I recreated the PDF reader program that is made in this video:
I tested it with some random pdf files I have on my PC, but the program extracts the text of only a few of them. Why is so? Is it a flaw in the program, am I missing something or maybe there are some specific pdf files that cannot be read by default?
Here is the full code:
import tkinter as tk
import PyPDF2
from PIL import ImageTk,Image
from tkinter.filedialog import askopenfile
root = tk.Tk()
root.geometry('+%d+%d'%(975,150))
canvas = tk.Canvas(root, width=600, height=300)
canvas.grid(columnspan=3, rowspan=3)
logo = Image.open("tkinterResources/logo.png")

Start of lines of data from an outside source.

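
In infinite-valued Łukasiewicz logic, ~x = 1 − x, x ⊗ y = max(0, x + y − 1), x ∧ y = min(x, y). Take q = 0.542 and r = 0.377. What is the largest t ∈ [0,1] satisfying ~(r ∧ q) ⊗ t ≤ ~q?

r ∧ q = min(0.377, 0.542) = 0.377
~(r ∧ q) = 1 − 0.377 = 0.623
So the left factor is ~(r ∧ q) = 0.623.
~q = 1 − 0.542 = 0.458
So the right-hand bound is ~q = 0.458.
The residuum of the Łukasiewicz t-norm gives the supremum: min(1, 1 − 0.623 + 0.458).
1 − 0.623 + 0.458 = 0.835, so t = min(1, 0.835) = 0.835.
Check: 0.623 ⊗ 0.835 = max(0, 0.458) = 0.458 ≤ 0.458.

0.835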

logo = ImageTk.PhotoImage(logo)
logo_label = tk.Label(image=logo)
logo_label.image = logo
logo_label.grid(row=0, column=1)
instructions = tk.Label(root, text="Select a PDF file on yo ur computer to extract all its text", font="Raleway")
instructions.grid(row=1, column=0, columnspan=3)
def open_file():
browse_text.set("loading...")
file = askopenfile(parent=root, mode="rb", title="Choose a file", filetype=[("Pdf file", "*.pdf")])
if file:
read_pdf = PyPDF2.PdfFileReader(file)
page = read_pdf.getPage(0)
page_content = page.extractText()
text_box = tk.Text(root, height=10, width=50, padx=15, pady=15)
text_box.insert(1.0, page_content)
text_box.tag_configure("center", justify="center")
text_box.tag_add("center", 1.0, "end")
text_box.grid(row=3, column=1)
browse_text.set("Browse")
browse_text = tk.StringVar()
browse_btn = tk.Button(root, textvariable = browse_text,
font="Raleway", bg="#20bebe", fg="white", height=2, width=15,
command=open_file)
browse_text.set("Browse")
browse_btn.grid(row=2, column=1)
canvas = tk.Canvas(root, width=600, height=250)
canvas.grid(columnspan=3)
root.mainloop()
I also created my own pdf file with just one line of text using OpenOffice and even that doesn't seem to work.